Education secretary Charles Clarke went head to head with Labour rebels this week, making his pre-Christmas sales pitch for top-up fees repaid through a graduate contributions scheme rather than a graduate tax.

Two meetings were held on separate evenings to boost attendance by members of the parliamentary Labour party. Some 75 MPs attended, barely half the number opposing top-ups.

Mr Clarke told them: "Our graduate contribution scheme pulls out many of the key fairness principles of a graduate tax. Both systems require graduates - not students - to pay contributions towards their higher education. Both systems link repayments to earnings, so payments are always based on what the graduate earns and not on what they owe.

"Both systems mean that if a graduate doesn't work, they don't pay. Both systems never charge a real rate of interest - the government pays the cost of borrowing under both proposals.

"The difference is that our system provides a guaranteed source of additional income for universities independent of the government. It directly relates what a student pays to the costs they incurred while they are studying. Because of this, it will help to drive quality and value for money in higher education.

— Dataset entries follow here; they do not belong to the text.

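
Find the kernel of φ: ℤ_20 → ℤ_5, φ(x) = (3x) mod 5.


Kernel = preimage of identity
ker(φ) = {x ∈ ℤ_20 : 3x ≡ 0 (mod 5)}. Since 5 | 20, φ is well-defined. The kernel is the cyclic subgroup ⟨5⟩ of ℤ_20 (order 4), i.e. {0, 5, 10, 15}

ker(φ) = {0, 5, 10, 15}


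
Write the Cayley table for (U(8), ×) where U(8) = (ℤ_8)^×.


Elements: {1, 3, 5, 7}
Operation: multiplication mod 8
Entry (a, b) = (a × b) mod 8

Cayley table:
  | 1 | 3 | 5 | 7
1 | 1 | 3 | 5 | 7
3 | 3 | 1 | 7 | 5
5 | 5 | 7 | 1 | 3
7 | 7 | 5 | 3 | 1


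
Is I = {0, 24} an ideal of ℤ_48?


Check ideal conditions for I = {0, 24} in ℤ_48:
(1) I is an additive subgroup? Yes
(2) For r ∈ ℤ_48 and a ∈ I: r·a ∈ I? Yes

Yes, I is an ideal of ℤ_48


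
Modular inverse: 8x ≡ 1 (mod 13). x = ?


Use the extended Euclidean algorithm to write 1 = 8·s + 13·t; then s mod 13 is the inverse.
Euclidean algorithm:
  8 = 0·13 + 8
  13 = 1·8 + 5
  8 = 1·5 + 3
  5 = 1·3 + 2
  3 = 1·2 + 1
  2 = 2·1 + 0
gcd(8,13) = 1
Back-substitution gives: 8·(5) + 13·(-3) = 1
So 8⁻¹ ≡ 5 ≡ 5 (mod 13)
Check: 8 × 5 = 40 ≡ 1 (mod 13) ✓

8⁻¹ ≡ 5 (mod 13)


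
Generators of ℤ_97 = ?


g generates ℤ_n iff gcd(g,n) = 1
Prime factors of 97: 97
Generators are g ∈ {1,...,96} not divisible by any of these primes.
Generators: {1, 2, 3, 4, 5, 6, 7, 8, 9, 10, 11, 12, 13, 14, 15, 16, 17, 18, 19, 20, 21, 22, 23, 24, 25, 26, 27, 28, 29, 30, 31, 32, 33, 34, 35, 36, 37, 38, 39, 40, 41, 42, 43, 44, 45, 46, 47, 48, 49, 50, 51, 52, 53, 54, 55, 56, 57, 58, 59, 60, 61, 62, 63, 64, 65, 66, 67, 68, 69, 70, 71, 72, 73, 74, 75, 76, 77, 78, 79, 80, 81, 82, 83, 84, 85, 86, 87, 88, 89, 90, 91, 92, 93, 94, 95, 96}
Number of generators = φ(97) = 96

Generators of ℤ_97 = {1, 2, 3, 4, 5, 6, 7, 8, 9, 10, 11, 12, 13, 14, 15, 16, 17, 18, 19, 20, 21, 22, 23, 24, 25, 26, 27, 28, 29, 30, 31, 32, 33, 34, 35, 36, 37, 38, 39, 40, 41, 42, 43, 44, 45, 46, 47, 48, 49, 50, 51, 52, 53, 54, 55, 56, 57, 58, 59, 60, 61, 62, 63, 64, 65, 66, 67, 68, 69, 70, 71, 72, 73, 74, 75, 76, 77, 78, 79, 80, 81, 82, 83, 84, 85, 86, 87, 88, 89, 90, 91, 92, 93, 94, 95, 96}


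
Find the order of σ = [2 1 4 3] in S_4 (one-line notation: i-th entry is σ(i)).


Cycle decomposition: (1 2) (3 4)
Cycle lengths: 2, 2
Order = lcm(2, 2) = 2

ord(σ) = 2


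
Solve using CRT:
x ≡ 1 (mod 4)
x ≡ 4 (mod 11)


m₁ = 4, m₂ = 11, gcd = 1, so CRT applies. M = m₁·m₂ = 44
Let M₁ = M/m₁ = 11, M₂ = M/m₂ = 4
Find y₁ ≡ M₁⁻¹ (mod m₁): 11⁻¹ ≡ 3 (mod 4)
Find y₂ ≡ M₂⁻¹ (mod m₂): 4⁻¹ ≡ 3 (mod 11)
x = a₁·M₁·y₁ + a₂·M₂·y₂ = 1·11·3 + 4·4·3 = 81
Reduce mod 44: x ≡ 37
Check: 37 mod 4 = 1 ✓, 37 mod 11 = 4 ✓

x ≡ 37 (mod 44)


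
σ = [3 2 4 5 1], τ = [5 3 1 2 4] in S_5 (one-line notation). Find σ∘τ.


σ∘τ: apply τ first, then σ
1 →τ 5 →σ 1
2 →τ 3 →σ 4
3 →τ 1 →σ 3
4 →τ 2 →σ 2
5 →τ 4 →σ 5

σ∘τ = [1 4 3 2 5]


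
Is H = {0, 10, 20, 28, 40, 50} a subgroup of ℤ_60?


Subgroup test for H = {0, 10, 20, 28, 40, 50} in (ℤ_60, +):
(1) 0 ∈ H? Yes
(2) Closure: for all a,b ∈ H, (a+b) mod 60 ∈ H? No  [counterexample: 10 + 20 = 30 ∉ H]
(3) Inverses: for all a ∈ H, -a mod 60 ∈ H? No

No, H is not a subgroup of ℤ_60


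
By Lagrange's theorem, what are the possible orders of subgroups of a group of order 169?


Lagrange's theorem: |H| divides |G|
|G| = 169
Divisors of 169: 1, 13, 169

Possible subgroup orders: {1, 13, 169}


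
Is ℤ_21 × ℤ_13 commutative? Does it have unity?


Direct product ring; commutative with unity (1,1); but (1,0)·(0,1) = (0,0) gives zero divisors, so not an integral domain
Commutative: Yes
Integral domain: No
Has unity: Yes

ℤ_21 × ℤ_13: Commutative=Yes, Unity=Yes


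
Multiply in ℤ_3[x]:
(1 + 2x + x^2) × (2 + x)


Expand and collect like terms; reduce coefficients mod 3:
x^0: 1·2 = 2 ≡ 2 (mod 3)
x^1: 1·1 + 2·2 = 5 ≡ 2 (mod 3)
x^2: 2·1 + 1·2 = 4 ≡ 1 (mod 3)
x^3: 1·1 = 1 ≡ 1 (mod 3)
Result: 2 + 2x + x^2 + x^3

f · g = 2 + 2x + x^2 + x^3


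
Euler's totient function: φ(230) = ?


Factor n: 230 = 2 × 5 × 23
φ(n) = n · ∏(1 - 1/p) over distinct primes p | n
φ(230) = 230 · (1 - 1/2) · (1 - 1/5) · (1 - 1/23) = 88

φ(230) = 88


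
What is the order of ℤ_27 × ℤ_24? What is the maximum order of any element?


|ℤ_27 × ℤ_24| = 27 × 24 = 648
Max element order = lcm(27,24) = 216
Cyclic? No (gcd=3)

|ℤ_27×ℤ_24| = 648, max element order = 216


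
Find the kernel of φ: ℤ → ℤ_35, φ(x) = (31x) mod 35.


Kernel = preimage of identity
ker(φ) = {x ∈ ℤ : 31x ≡ 0 (mod 35)}. gcd(31,35) = 1, so 31x ≡ 0 (mod 35) ⟺ x ≡ 0 (mod 35/1 = 35). Hence ker(φ) = 35ℤ

ker(φ) = 35ℤ


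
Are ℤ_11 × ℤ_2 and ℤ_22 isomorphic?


Comparing ℤ_11 × ℤ_2 and ℤ_22:
gcd(11,2) = 1, so ℤ_11 × ℤ_2 ≅ ℤ_22 (CRT)

Yes, ℤ_11 × ℤ_2 ≅ ℤ_22


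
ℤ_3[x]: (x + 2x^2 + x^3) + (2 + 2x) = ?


Add coefficients mod 3:
x^0: 0 + 2 = 2 (mod 3)
x^1: 1 + 2 = 0 (mod 3)
x^2: 2 + 0 = 2 (mod 3)
x^3: 1 + 0 = 1 (mod 3)
Result: 2 + 2x^2 + x^3

f + g = 2 + 2x^2 + x^3


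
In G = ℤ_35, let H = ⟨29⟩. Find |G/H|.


|⟨29⟩| = n / gcd(29, 35) = 35 / 1 = 35
H is normal (ℤ_35 is abelian).
|G/H| = |G| / |H| = 35 / 35 = 1

|G/H| = 1


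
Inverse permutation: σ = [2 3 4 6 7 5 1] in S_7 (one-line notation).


To find σ⁻¹, swap domain and range:
σ(1) = 2 → σ⁻¹(2) = 1
σ(2) = 3 → σ⁻¹(3) = 2
σ(3) = 4 → σ⁻¹(4) = 3
σ(4) = 6 → σ⁻¹(6) = 4
σ(5) = 7 → σ⁻¹(7) = 5
σ(6) = 5 → σ⁻¹(5) = 6
σ(7) = 1 → σ⁻¹(1) = 7

σ⁻¹ = [7 1 2 3 6 4 5]


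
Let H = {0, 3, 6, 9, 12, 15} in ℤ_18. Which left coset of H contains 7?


7 + H = {7 + h (mod 18) : h ∈ H}
7+0=7, 7+3=10, 7+6=13, 7+9=16, 7+12=1, 7+15=4
7 + H = {1, 4, 7, 10, 13, 16} = 1 + H

7 + H = {1, 4, 7, 10, 13, 16}


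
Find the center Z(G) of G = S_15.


Z(G) = {g ∈ G | gx = xg for all x ∈ G}
S_n is non-abelian for n ≥ 3; Z(S_15) is trivial

Z(S_15) = {e}


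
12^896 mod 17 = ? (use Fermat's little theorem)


Fermat's little theorem: if p is prime and gcd(a,p)=1, then a^(p-1) ≡ 1 (mod p)
p = 17 is prime, gcd(12,17) = 1
Reduce exponent: 896 mod 16 = 0
So 12^896 ≡ 12^0 (mod 17)
12^0 = 1

12^896 ≡ 1 (mod 17)


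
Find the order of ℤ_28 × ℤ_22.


|A × B| = |A| · |B|
|ℤ_28 × ℤ_22| = 28 × 22 = 616

|ℤ_28 × ℤ_22| = 616


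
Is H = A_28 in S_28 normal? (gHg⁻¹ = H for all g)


H = A_28 in S_28
A_28 has index 2 in S_28, and every subgroup of index 2 is normal

Yes, normal subgroup


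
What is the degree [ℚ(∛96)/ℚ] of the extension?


∛96 has minimal polynomial x³ - 96 (irreducible over ℚ since 96 is not a perfect cube)

[ℚ(∛96)/ℚ] = 3


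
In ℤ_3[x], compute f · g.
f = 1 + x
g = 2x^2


Expand and collect like terms; reduce coefficients mod 3:
x^0: 1·0 = 0 ≡ 0 (mod 3)
x^1: 1·0 + 1·0 = 0 ≡ 0 (mod 3)
x^2: 1·2 + 1·0 = 2 ≡ 2 (mod 3)
x^3: 1·2 = 2 ≡ 2 (mod 3)
Result: 2x^2 + 2x^3

f · g = 2x^2 + 2x^3


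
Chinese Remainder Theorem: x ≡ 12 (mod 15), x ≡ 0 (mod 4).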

"And it also generates a higher private level of revenue for universities with lower short-term and medium-term public expenditure implications."

A paper outlining the graduate contribution proposal, drafted by the Department for Education and Skills, was circulated to Labour MPs. It compared the scheme with a possible graduate tax, highlighting the similarities and differences.

It concluded that there were four key reasons - those outlined by Mr Clarke - why the government was pursuing a graduate contribution scheme in preference to a graduate tax.

Two further meetings outlining why the government favours variable tuition fees over flat-rate fees have been scheduled for Monday and Tuesday evenings next week.


GCS vs TAX
Graduate contribution scheme vs graduate tax

The similarities

  • Students pay only once they have graduated and are earning
  • Repayments are made through the tax system
  • Payments are linked to earnings
  • No real rate of interest would be charged for deferral of payment
  • Those who do not work, don't pay

The differences

  • Money from a graduate tax would go straight to the exchequer, so a mechanism for hypothecating the revenue would be needed. Money from the contribution scheme would go direct to universities, giving them an independent source of income
  • With a graduate tax, repayments are not directly related to costs incurred while studying. Under variable fees, graduates would pay back only what they spent. It would be an individualised graduate loan
  • Under the graduate tax model, the government would not recover the money for at least 20 years. Graduates would pay for 25 years. Under the graduate contribution scheme, the average payment period would be about 13 years.